Currently, we offer Pipelines for semantic search in text documents, providing a critical building block of Retrieval Augmented Generation (RAG) applications. More Pipelines will be added in the future for more semantic search use cases, such as image search, video frame search and multi-modal search.

Ingestion pipelines

Ingestion pipelines can process unstructured data into searchable vector embeddings and store them in Zilliz Cloud Vector Databases.

An Ingestion pipeline contains several functions, each describing a transformation of some input field, such as generating vector embeddings for auto-splitted chunks of the input document, or preserving some input value as additional information that can be retrieved during vector search.

One Ingestion pipeline maps to exactly one Vector Database collection on Zilliz Cloud. As part of creating the Ingestion pipeline, the collection will be automatically created with the schema inferred from the functions.

Ingestion pipeline allows two types of functions.

INDEX_DOC function

The INDEX_DOC function splits the input text document into chunks and generates a vector embedding for each chunk. This function maps an input field (doc_url) to four output fields (doc_name, chunk_id, chunk_text, and embedding) as the scalar and vector fields of the auto-generated collection. The field names cannot be changed.


An Ingestion pipeline requires one and only one INDEX_DOC function.

PRESERVE function

The PRESERVE function stores user-defined input fields as additional scalar fields in the auto-generated collection for storing metadata. You can use PRESERVE functions to preserve the metadata of your documents. A single PRESERVE function preserves one field, and up to five PRESERVE functions can be added to one Ingestion pipeline.

Example: creating a knowledge base

If you have documents and metadata such as author, publish date. You can use the Ingestion pipeline to easily build a knowledge base that supports vector similarity search. The text chunks from the documents, together with its vector embedding and associated metadata will be kept in vector database.


Search pipelines

A Search pipeline enables semantic search by converting a query string into a vector embedding and then retrieving top-K similar vectors with its corresponding text and other metadata. A Search pipeline allows one type of function.


This function converts query text into vector embeddings and retrieves the top-K most relevant document chunks.

Example: retrieving the most relevant entities

If you have a collection managed by an Ingestion pipeline, you can use Search pipeline to retrieve the top-K most relevant chunks and their associated information.


Deletion pipelines

A Deletion pipeline removes all chunks in a specified document from a collection. A Deletion pipeline allows one type of function.

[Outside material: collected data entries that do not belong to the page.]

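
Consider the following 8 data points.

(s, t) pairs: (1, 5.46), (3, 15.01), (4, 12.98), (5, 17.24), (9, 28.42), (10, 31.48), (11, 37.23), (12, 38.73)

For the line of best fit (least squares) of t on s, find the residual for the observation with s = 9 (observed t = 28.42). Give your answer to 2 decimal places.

n = 8, Σx = 55, Σy = 186.55, Σxy = 1633.48, Σx² = 497
Sxx = Σx² − (Σx)²/n = 497 − 378.125 = 118.875
Sxy = Σxy − (Σx)(Σy)/n = 1633.48 − 1282.53125 = 350.94875
b = Sxy/Sxx = 350.94875/118.875 = 2.952250
a = ȳ − b·x̄ = 23.31875 − 2.952250·6.875 = 3.022029
ŷ(9) = 3.022029 + 2.952250·9 = 29.592282
residual = y − ŷ = 28.42 − 29.592282 = -1.172282

-1.17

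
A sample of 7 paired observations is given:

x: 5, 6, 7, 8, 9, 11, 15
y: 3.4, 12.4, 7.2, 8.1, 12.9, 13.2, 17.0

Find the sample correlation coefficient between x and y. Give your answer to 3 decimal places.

0.816

n = 7, Σx = 61, Σy = 74.2, Σxy = 722.9, Σx² = 601, Σy² = 912.42
Sxx = Σx² − (Σx)²/n = 601 − 531.571429 = 69.428571
Sxy = Σxy − (Σx)(Σy)/n = 722.9 − 646.6 = 76.3
Syy = Σy² − (Σy)²/n = 912.42 − 786.52 = 125.9
r = Sxy/√(Sxx·Syy) = 76.3/√(8741.057143) = 76.3/93.493621 = 0.816098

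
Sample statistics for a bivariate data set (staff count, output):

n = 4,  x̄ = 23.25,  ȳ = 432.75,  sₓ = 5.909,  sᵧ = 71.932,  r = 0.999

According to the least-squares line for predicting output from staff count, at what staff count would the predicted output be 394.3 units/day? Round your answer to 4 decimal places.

b = r · sᵧ/sₓ = 0.999 · 71.932/5.909 = 12.161122
a = ȳ − b·x̄ = 432.75 − 12.161122·23.25 = 150.003921
Set a + b·x = 394.3: x = (394.3 − 150.003921) / 12.161122 = 20.088285

20.0883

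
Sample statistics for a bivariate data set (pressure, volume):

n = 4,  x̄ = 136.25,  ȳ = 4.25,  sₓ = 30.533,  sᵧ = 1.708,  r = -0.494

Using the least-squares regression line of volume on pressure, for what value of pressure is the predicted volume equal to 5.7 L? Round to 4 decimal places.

b = r · sᵧ/sₓ = -0.494 · 1.708/30.533 = -0.027634
a = ȳ − b·x̄ = 4.25 − (-0.027634)·136.25 = 8.015146
Set a + b·x = 5.7: x = (5.7 − 8.015146) / (-0.027634) = 83.778598

83.7786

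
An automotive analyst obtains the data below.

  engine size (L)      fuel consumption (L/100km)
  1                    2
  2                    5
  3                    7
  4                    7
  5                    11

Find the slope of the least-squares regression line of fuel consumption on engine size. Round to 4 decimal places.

n = 5, Σx = 15, Σy = 32, Σxy = 116, Σx² = 55
Sxx = Σx² − (Σx)²/n = 55 − 45 = 10
Sxy = Σxy − (Σx)(Σy)/n = 116 − 96 = 20
b = Sxy/Sxx = 20/10 = 2

2.0000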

This function deletes all document chunks with the specified doc_name, effectively removing the entire document.

Example: Easily purge all data of a document

For a collection managed by Ingestion pipeline, deleting all entities (each with a single doc chunk) of a document is made easy with a Deletion pipeline. Simply create a Deletion pipeline and run it with a doc_name specified. All chunks of that doc will be purged.